Outros itens como frozen yogurts e cupcakes seguiram trajetórias semelhantes, com centenas de lojas abertas em um curto espaço de tempo, trazendo uma saturação do mercado, com muito mais oferta do que demanda.

“Normalmente a moda tem um ciclo, onde há um pico e uma queda. O que acontece é que permanecem no mercado aqueles que são muitos bons, muitas vezes com um posicionamento diferente e em menor escala, pois conseguem conquistar o consumidor. Sempre podem ter outras ondas chegando. A questão é que nem todos que investem nesses tipos de produtos de febre conseguem permanecer seja por conta da qualidade, por força da marca ou até mesmo estratégia do negócio”, analisa Simone Galante, CEO da Galunion, consultoria especializada em food service.

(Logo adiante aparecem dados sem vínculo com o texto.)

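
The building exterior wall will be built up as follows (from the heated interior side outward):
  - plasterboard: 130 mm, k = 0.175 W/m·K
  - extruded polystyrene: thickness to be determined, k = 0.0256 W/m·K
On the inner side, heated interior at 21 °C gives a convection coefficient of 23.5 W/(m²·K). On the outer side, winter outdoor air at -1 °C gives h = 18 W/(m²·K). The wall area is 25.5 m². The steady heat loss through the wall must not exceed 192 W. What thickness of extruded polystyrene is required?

L ≈ 53.3 mm

Using the resistance-network approach (series):
R_inner film = 1/(h_i·A) = 1/(23.5×25.5) = 0.001669 K/W
R_plasterboard = L/(kA) = 0.13/(0.175×25.5) = 0.02913 K/W
R_outer film = 1/(h_o·A) = 1/(18×25.5) = 0.002179 K/W
Sum of the known resistances R_other = 0.03298 K/W
Required total resistance R_tot = ΔT/Q_allow = 22/192 = 0.1146 K/W
R_extruded polystyrene = R_tot − R_other = 0.0816 K/W
L = R·k·A = 0.0816×0.0256×25.5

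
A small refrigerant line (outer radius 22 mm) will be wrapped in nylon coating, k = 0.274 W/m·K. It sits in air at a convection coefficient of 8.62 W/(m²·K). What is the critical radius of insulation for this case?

For a cylinder r_cr = k/h = 0.274/8.62
r_cr = 31.8 mm; since the bare radius (22 mm) is below r_cr, adding a thin layer of insulation will *increase* heat loss.

r_cr ≈ 31.8 mm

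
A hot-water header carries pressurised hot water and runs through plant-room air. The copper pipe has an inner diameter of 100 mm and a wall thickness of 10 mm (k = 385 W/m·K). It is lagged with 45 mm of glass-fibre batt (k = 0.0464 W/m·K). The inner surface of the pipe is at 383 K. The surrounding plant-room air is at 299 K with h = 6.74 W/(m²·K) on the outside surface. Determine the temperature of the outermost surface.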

Carla Rosas, diretora de marketing do Le Cordon Bleu, reforça a procura cada vez maior por qualidade por parte do consumidor.

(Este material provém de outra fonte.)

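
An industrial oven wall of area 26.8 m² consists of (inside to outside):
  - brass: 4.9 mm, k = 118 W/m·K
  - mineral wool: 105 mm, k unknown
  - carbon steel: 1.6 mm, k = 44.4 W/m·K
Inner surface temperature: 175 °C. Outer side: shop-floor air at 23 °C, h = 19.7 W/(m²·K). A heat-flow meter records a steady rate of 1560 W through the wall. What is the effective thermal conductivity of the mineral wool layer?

k ≈ 0.041 W/(m·K)

Series thermal resistances:
R_brass = L/(kA) = 0.0049/(118×26.8) = 1.549×10^-6 K/W
R_carbon steel = L/(kA) = 0.0016/(44.4×26.8) = 1.345×10^-6 K/W
R_outer film = 1/(h_o·A) = 1/(19.7×26.8) = 0.001894 K/W
Sum of known resistances R_other = 0.001897 K/W
Total R = ΔT/Q = 152/1560 = 0.09744 K/W
R_mineral wool = R_total − R_other = 0.09554 K/W
k = L/(R·A) = 0.105/(0.09554×26.8)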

“Isso é reflexo da sociedade que procura cada vez mais consumir alimentos saborosos, nutritivos e com bons ingredientes. Muitas vezes, aquele produto específico só desperta interesse inicial, mas não cai no gosto do cliente, que apenas quer experimentar e não cria o hábito de consumo. Também é difícil manter o padrão de qualidade ou atendimento quando se cresce muito rápido em tão pouco tempo. O sucesso de um negócio vai depender de muitos fatores, incluindo o acesso à informação”, completa.

Adriana Auriemo, vice-presidente da Associação Brasileira de Franchising (ABF), completa a análise, dizendo que muitos empreendedores, na ânsia de surfarem na moda rapidamente, acabam pecando em fatores extremamente importantes na abertura de seus negócios, como localização, qualidade de produto, adaptação ao mercado e inovação.

“A exclusividade chama a atenção. Quando você tem uma única loja que vende aquele produto, todo mundo acaba falando, as marcas acabam se interessando, abrem seus negócios e fica muito mais fácil de achá-lo, diluindo o público. Quando tem muitas lojas do mesmo produto abrindo ao mesmo tempo, algumas acabam entrando em lugares não tão adequados, aceitando pagar aluguéis mais altos, principalmente dentro de shoppings”, enfatiza.

Ela ressalta que, ao abrir um negócio, é preciso ter uma estratégia bem traçada, tanto financeiramente quanto de mercado, entendendo a importância da qualidade do produto e sua adaptação, vendo possibilidades de amplificar o portfólio daquilo que é oferecido, diversificando canais de venda e adentrando em novos nichos de mercado se necessário. Isso vale também para o mercado de franquias, que tem o food service com um grande braço (dentre as 50 maiores, 33% correspondem ao mercado de alimentação).

Segundo dados de uma pesquisa realizada pela ABF e Galunion, o segmento de Alimentação (tanto Food service quanto Comércio e Distribuição) fechou o ano de 2023 com crescimento de 19% no faturamento, com R$ 61,959 bilhões, além de um aumento de 12% no número de unidades, que passou de 40.520 operações para 45.709.

O número de redes registrou um incremento de 9%, passando de 857 para 938. Essa parcela do franchising repetiu a dose no 1º trimestre de 2024, com Alimentação – Comércio e Distribuição crescendo 43,9% (com impacto da Páscoa no 1º trimestre e excelente desempenho das chocolaterias) e Alimentação Food Service crescendo 26,6%.